In this city, restaurants come and go faster than you can say "sustainable locavore burger." And even though there are great new additions to the culinary landscape popping up every week, you've gotta give kudos to anyone who can stick it out for over a year. With that in mind, we bring you Still Got It, our tribute to establishments that continue to serve mouthwatering meals and drinks long after the buzz has faded—or if the lingering hype is still justified.

Spicy Village takes the adage, "you get what you pay for," wrings its neck, and chops it into unrecognizable bits. The Henan kitchen's menu of low-price dishes dares you to pinch pennies as it offers dish after toothsome dish of noodles, dumplings, cooked vegetables, and soups. It's value is staggering. Its hard plastic decor is perfect. And the Spicy Vegetable Hui Mei is heaven for $5.75.

A proper table of dishes at Spicy Village, including fried peanut and lamb soup (Scott Heins/Gothamist)

Your first order of business is to get there early.
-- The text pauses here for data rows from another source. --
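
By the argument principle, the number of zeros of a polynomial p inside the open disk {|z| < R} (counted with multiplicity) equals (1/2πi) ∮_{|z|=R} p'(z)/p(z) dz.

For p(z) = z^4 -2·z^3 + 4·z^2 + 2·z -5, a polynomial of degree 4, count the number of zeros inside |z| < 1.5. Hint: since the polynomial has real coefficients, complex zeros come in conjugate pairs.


The zeros of p are: -1, (1 + 2i), (1 - 2i), 1.
Their magnitudes are: 1, 2.236, 2.236, 1.
Zeros with |z| < R = 1.5: -1, 1.
Count = 2.
By the argument principle, (1/2πi) ∮_{|z|=R} p'(z)/p(z) dz equals exactly this count.

Number of zeros inside |z| < 1.5: 2.


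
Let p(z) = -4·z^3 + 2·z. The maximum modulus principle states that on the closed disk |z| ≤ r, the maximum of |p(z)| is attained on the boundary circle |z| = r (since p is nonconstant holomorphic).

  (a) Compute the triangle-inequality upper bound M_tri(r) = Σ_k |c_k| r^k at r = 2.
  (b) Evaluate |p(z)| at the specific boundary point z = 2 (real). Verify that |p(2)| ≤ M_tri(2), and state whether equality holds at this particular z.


Coefficients: c_0 = 0, c_1 = 2, c_2 = 0, c_3 = -4. Radius r = 2.
Part (a). Triangle bound: M_tri(r) = Σ_k |c_k| r^k
  = |0|·2^0 + |2|·2^1 + |0|·2^2 + |-4|·2^3
  = 0 + 4 + 0 + 32 = 36.
This bounds M(r) := max_{|z|=r} |p(z)| from above; equality holds iff all terms c_k z^k can be made to align in phase at a single z on |z|=r.
Part (b). At z = 2 (real, on the circle |z| = r):
  p(2) = (0)·2^0 + (2)·2^1 + (0)·2^2 + (-4)·2^3 = -28.
  |p(2)| = 28.
Check: |p(2)| = 28 ≤ 36 = M_tri(2). ✓ Equality does not hold at z = 2 (the coefficients have mixed signs, so the terms do not all align in phase there).

M_tri(2) = 36; |p(2)| = 28; equality at z=2: no.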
Since opening in 2010, Spicy Village has been a favorite for noodle fiends on the LES, and the spartan, florescent dining room boasts less than twenty seats. On weekends, a line snakes up Forsyth Street toward the door. Put your name down, then send a friend to the corner bodega to pick up beer. The place is BYOB, which is glorious for obvious reasons.
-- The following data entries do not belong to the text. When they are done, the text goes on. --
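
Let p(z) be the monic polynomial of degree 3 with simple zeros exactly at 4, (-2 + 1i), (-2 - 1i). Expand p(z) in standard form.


The polynomial is p(z) = ∏_{α ∈ S} (z − α), where S = {4, (-2 + 1i), (-2 - 1i)}.
Expanding the product yields: p(z) = z^3 -11·z -20.
Note conjugate pairs combine to real quadratics: (z − (-2+1i))(z − (-2−1i)) = z² + 4z + 5.
The resulting polynomial has degree 3 and real coefficients as required.

p(z) = z^3 -11·z -20.


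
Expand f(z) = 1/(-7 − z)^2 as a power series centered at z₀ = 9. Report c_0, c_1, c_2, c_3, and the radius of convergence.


Let w = z − z₀, so z = z₀ + w.
Then -7 − z = -7 − (z₀ + w) = (-7 − z₀) − w = -16 − w.
f(z) = 1/(-16 − w)^2 = (1/(-16)^2) · (1 − w/(-16))^{−2}.
By the binomial series (1−u)^{−2} = Σ_{n≥0} C(n+1, 1) u^n for |u|<1, with u = w/(-16):
  c_n = C(n+1, 1) / (-16)^(n+2).
  c_0 = 1/(-16)^2 = 1/256.
  c_1 = 2/(-16)^3 = -1/2048.
  c_2 = 3/(-16)^4 = 3/65536.
  c_3 = 4/(-16)^5 = -1/262144.
The series is valid for |w/d| < 1, i.e. |z − z₀| < |d|.
Radius of convergence: R = |-7 − z₀| = |-16| = 16 (distance from z₀ to the singularity z = -7).

c_0 = 1/256, c_1 = -1/2048, c_2 = 3/65536, c_3 = -1/262144; R = 16.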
Spicy Vegetable Hui Mei (Scott Heins/Gothamist)

A server will hand over paper menus as you take your seat, and a quick scan will confirm that you've come to the right place. Spicy Village's special is hui mei—essentially wide, flat wheat noodles served in dry stews or soups (the meat soups arrive with a slightly opaque color, but don't worry, that hazy lamb water is fantastic). Hui mei bowls come topped with an assortment of cilantro, mushrooms, bok choy, or tofu, and are excellent as-is, or with a little red pepper added on. A hearty bowl will cost you roughly $6. It's impossible to go wrong.

Garlic Chinese Baby Bok Choy (Scott Heins/Gothamist)
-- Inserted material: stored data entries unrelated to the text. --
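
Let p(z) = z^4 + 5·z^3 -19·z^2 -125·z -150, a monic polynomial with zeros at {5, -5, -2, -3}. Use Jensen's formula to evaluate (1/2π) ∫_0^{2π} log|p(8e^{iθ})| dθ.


Zeros: -5, -3, -2, 5; r = 8.
Inside |z| < r: -5, -3, -2, 5. Outside (|z| ≥ r): ∅.
p(0) = -150, so log|p(0)| = log(150) = 5.0106.
Apply Jensen: I(r) = log|p(0)| + Σ_k log(r/|z_k|), summed over zeros inside |z| < r.
  log(r/|z_k|) for z_k = 5: log(8/5) = 0.4700
  log(r/|z_k|) for z_k = -5: log(8/5) = 0.4700
  log(r/|z_k|) for z_k = -2: log(8/2) = 1.3863
  log(r/|z_k|) for z_k = -3: log(8/3) = 0.9808
Sum over inside zeros: 3.3071.
I(r) = log|p(0)| + (inside sum) = 5.0106 + 3.3071 = 8.3178.
Closed form (all zeros inside, monic): I(r) = n·log(r) = 4·log(8) = 8.3178. ✓

I(r) ≈ 8.3178.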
Appetizers and sides at Spicy Village run the somewhat-familiar gamut of Manhattan dim sum. There are savory pancakes, steamed vegetables, xiao long bao dumplings, and edamame. On a recent visit, the fried peanut ($3.25) and garlic Chinese baby bok choy ($5.95) were welcomed heartily by the half-consumed bottles of Tsingtao at our table. By the time the steaming bowls of noodles, savory meat, and herbs arrived, well, you get the idea.

Year after year, we've declared Spicy Village one of the city's best "cheap eats" options, and it's safe to say that pattern will continue. The place is certainly the best value for Chinese food in Manhattan. Crowd around one of their larger tables with a group of friends and, pop open a beverage of your choice, order a big bowl of noodles, pick up your chopsticks, and I assure you, everything will feel correct.

Spicy Village is located at 68 Forsyth Street between Canal and Hester Streets on the Lower East Side (212-625-8299).